Stellos Playbook · Hotel
Hotel Parking Revenue: Turning a Cost Centre into a Profit Centre
Let me tell you about a number that appears on almost no hotel P&L, even though it represents real money waiting to be captured. Parking revenue. For most urban hotels it sits in a flat nightly rate, undifferentiated from Monday to Saturday night, unresponsive to local events, and disconnected from the RevPAR logic that runs the rest of the building.
Stellos operates parking technology across Switzerland and Germany, trusted by teams at Google, Swisscom, Implenia, Wincasa, CWS and Sony.
The flat rate and what it leaves behind
Take a four-star city hotel in Zurich with 80 parking spots. The rate is CHF 35 per night. It has been CHF 35 for three years. On the evening of a major conference at the convention centre two blocks away, external demand for parking in that neighbourhood reaches four to five times normal. The hotel charges CHF 35. A private operator two streets over charges CHF 68. Both are full by 21:00. The difference is not luck. It is price logic.
Dynamic pricing for parking is simpler than for rooms because the product is more uniform. There is no bed type, no view, no floor preference. There is a spot and a time window. Hotels that introduce demand-based rates, typically ranging from CHF 28 to CHF 52 for a spot in the same property, consistently recover 30 to 55 percent more revenue per spot than the flat-rate baseline, without reducing occupancy.
Guest allocation and the visitor opportunity
The allocation question is real. Guest experience depends on a guarantee: if you drove to the hotel, your spot is there when you arrive. A well-run system reserves a defined share of spots for guests at all times, typically 60 to 75 percent of capacity depending on the property's drive-in rate, and releases the remainder to external demand during the hours guests are not moving.
The practical result is that the same 80 spots serve two populations. Guests get reliability. Visitors and event overflow pay market rate for the surplus. The hotel earns from both. The operational overhead is a plate-recognition camera and a booking rule, not a second car park.
The RevPAR contribution parking delivers
At urban four-star properties, managed parking contributes 3 to 8 percent of total room revenue when measured correctly. The lower end is typical of hotels with low drive-in rates and modest external demand. The upper end belongs to hotels near venues, transport hubs, or business districts where external demand is structural and predictable.
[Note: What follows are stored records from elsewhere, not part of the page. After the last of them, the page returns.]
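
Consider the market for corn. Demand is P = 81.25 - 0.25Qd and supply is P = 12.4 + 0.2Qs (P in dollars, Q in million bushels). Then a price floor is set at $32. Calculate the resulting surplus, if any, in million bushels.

Rearranging demand gives Qd = 325 - 4P; rearranging supply gives Qs = 5P - 62. Equilibrium: 325 - 4P = 5P - 62, so 387 = 9P and P* = 43, Q* = 153.
The floor of 32 is below the equilibrium price 43, so it is not binding; the market clears at P* = 43, Q* = 153.
Since the control does not bind, there is no surplus.

0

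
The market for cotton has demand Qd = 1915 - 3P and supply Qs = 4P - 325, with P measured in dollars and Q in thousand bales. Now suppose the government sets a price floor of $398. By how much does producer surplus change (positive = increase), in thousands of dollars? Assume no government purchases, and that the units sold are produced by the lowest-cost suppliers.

49393.5

Equilibrium: 1915 - 3P = 4P - 325, so 2240 = 7P and P* = 320, Q* = 955.
Because the floor (398) lies above the market-clearing price, it is binding.
At P = 398: Qd = 1915 - 3·398 = 721 and Qs = 4·398 - 325 = 1267.
Producer surplus without the control is ½ · (320 - 81.25) · 955 = 114003.125.
With the floor, 721 units are sold at 398. The supply price at Q = 721 is 261.5, so PS = ½ · [(398 - 81.25) + (398 - 261.5)] · 721 = 163396.625.
Change in producer surplus = 163396.625 - 114003.125 = 49393.5.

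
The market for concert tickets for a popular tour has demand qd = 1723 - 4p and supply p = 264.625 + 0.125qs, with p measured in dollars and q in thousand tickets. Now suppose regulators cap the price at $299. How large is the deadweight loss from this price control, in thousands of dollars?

Rearranging supply gives qs = 8p - 2117. Without the control the market clears where 1723 - 4p = 8p - 2117, i.e. p* = 320 and q* = 443.
The ceiling of 299 is below the equilibrium price 320, so it binds.
At p = 299: qd = 1723 - 4·299 = 527 and qs = 8·299 - 2117 = 275.
Quantity traded falls to 275. At q = 275 the demand price is (1723 - 275)/4 = 362 and the supply price is (2117 + 275)/8 = 299.
Deadweight loss = ½ · (362 - 299) · (443 - 275) = ½ · 63 · 168 = 5292.

5292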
The NOI impact is sharper than the revenue percentage suggests, because parking income carries almost no incremental variable cost once the access system is in place. A hotel recovering an additional CHF 120'000 per year from an 80-spot car park, at a hotel cap rate of 5.5 percent, adds roughly CHF 2'200'000 to the property's assessed value. The methodology behind that conversion is in our parking ROI and NOI methodology.
EV charging as guest amenity and incremental revenue
EV charging has moved from a differentiator to an expected feature at urban four-star hotels. In Switzerland, 25 percent of new car registrations in 2024 were electric, and the share is rising. A guest driving an EV who cannot charge overnight is a guest who will not book again.
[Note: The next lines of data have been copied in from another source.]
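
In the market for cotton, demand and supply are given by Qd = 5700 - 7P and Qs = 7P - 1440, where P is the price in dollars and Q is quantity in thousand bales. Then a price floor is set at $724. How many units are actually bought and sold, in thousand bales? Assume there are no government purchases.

632

Without the control the market clears where 5700 - 7P = 7P - 1440, i.e. P* = 510 and Q* = 2130.
The floor of 724 is above the equilibrium price 510, so it binds.
At P = 724: Qd = 5700 - 7·724 = 632 and Qs = 7·724 - 1440 = 3628.
The quantity actually transacted is the short side, demand: 632.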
The commercial model is straightforward. AC charging at 11 to 22 kW fits overnight stays well: a guest plugs in at 21:00 and unplugs at 08:00 with a full battery, having consumed 55 to 110 kWh. At a session fee of CHF 0.45 per kWh plus a connection fee, the hotel earns CHF 30 to 55 per session. For a hotel running 20 EV-capable spots at 65 percent occupancy, that is CHF 140'000 to 200'000 per year in charging revenue, net of electricity cost. The spots themselves command a 15 to 20 percent premium on monthly parking contracts compared with non-EV spots.